Given a Series of product descriptions, use .str.extract() with a regex pattern to pull out all numeric values (prices) embedded in strings like 'Widget costs 29.99 dollars' and 'Gadget is 14.50 on sale'.
Solution to Exercise 1
Use .str.extract() with a pattern for decimal numbers.
import pandas as pd
descriptions = pd.Series([
'Widget costs 29.99 dollars',
'Gadget is 14.50 on sale',
'Tool priced at 5.00'
])
prices = descriptions.str.extract(r'(\d+\.\d+)')[0].astype(float)
print(prices)
Exercise 2.
Given a Series of full addresses like '123 Main St, New York, NY 10001', use .str.split(',') to break each address into parts.

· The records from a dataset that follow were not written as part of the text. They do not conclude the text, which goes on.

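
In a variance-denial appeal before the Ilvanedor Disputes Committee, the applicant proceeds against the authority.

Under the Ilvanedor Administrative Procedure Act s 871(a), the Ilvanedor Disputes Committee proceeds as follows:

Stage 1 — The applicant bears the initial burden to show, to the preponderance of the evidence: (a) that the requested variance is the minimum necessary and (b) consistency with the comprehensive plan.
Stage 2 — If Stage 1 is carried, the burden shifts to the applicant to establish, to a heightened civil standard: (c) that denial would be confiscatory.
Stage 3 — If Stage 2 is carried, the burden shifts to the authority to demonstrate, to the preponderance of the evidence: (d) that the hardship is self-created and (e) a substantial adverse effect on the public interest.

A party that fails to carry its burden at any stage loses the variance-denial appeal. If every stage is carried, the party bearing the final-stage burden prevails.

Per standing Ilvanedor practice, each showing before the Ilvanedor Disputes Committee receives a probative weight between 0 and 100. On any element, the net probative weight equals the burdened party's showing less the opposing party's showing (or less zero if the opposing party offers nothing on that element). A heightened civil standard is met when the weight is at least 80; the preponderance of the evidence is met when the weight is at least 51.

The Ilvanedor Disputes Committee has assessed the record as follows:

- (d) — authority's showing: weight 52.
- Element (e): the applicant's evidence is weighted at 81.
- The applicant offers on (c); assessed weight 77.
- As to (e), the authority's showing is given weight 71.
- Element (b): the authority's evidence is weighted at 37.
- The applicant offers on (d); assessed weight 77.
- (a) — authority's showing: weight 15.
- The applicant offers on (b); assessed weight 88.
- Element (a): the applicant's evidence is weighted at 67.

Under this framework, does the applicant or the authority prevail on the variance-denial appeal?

authority

Stage 1 — burden on applicant; standard: the preponderance of the evidence (weight is at least 51).
    (a): 67 − 15 = 52 ≥ 51 [met]
    (b): 88 − 37 = 51 ≥ 51 [met]
  All elements met. The applicant retains the burden for Stage 2.
Stage 2 — burden on applicant; standard: a heightened civil standard (weight is at least 80).
    (c): 77 < 80 [not met]
  The applicant does not carry Stage 2.
So the authority prevails.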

Then use .str.get() or bracket indexing to extract only the city (second element) and strip whitespace from it.
Solution to Exercise 2
Split on comma and extract the second element.
import pandas as pd
addresses = pd.Series([
'123 Main St, New York, NY 10001',
'456 Oak Ave, Los Angeles, CA 90001',
'789 Pine Rd, Chicago, IL 60601'
])
cities = addresses.str.split(',').str[1].str.strip()
print(cities)
Exercise 3.
Given a Series of filenames like ['report_2024.pdf', 'data_2023.csv', 'notes_2024.txt'], use .str.endswith() to filter only .csv files, and use .str.replace() with regex to extract the year from each filename.
Solution to Exercise 3
Combine .str.endswith() for filtering and .str.extract() for the year.
import pandas as pd
filenames = pd.Series(['report_2024.pdf', 'data_2023.csv', 'notes_2024.txt'])
csv_files = filenames[filenames.str.endswith('.csv')]
print("CSV files:", csv_files.tolist())
years = filenames.str.extract(r'(\d{4})')[0]
print("Years:", years.tolist())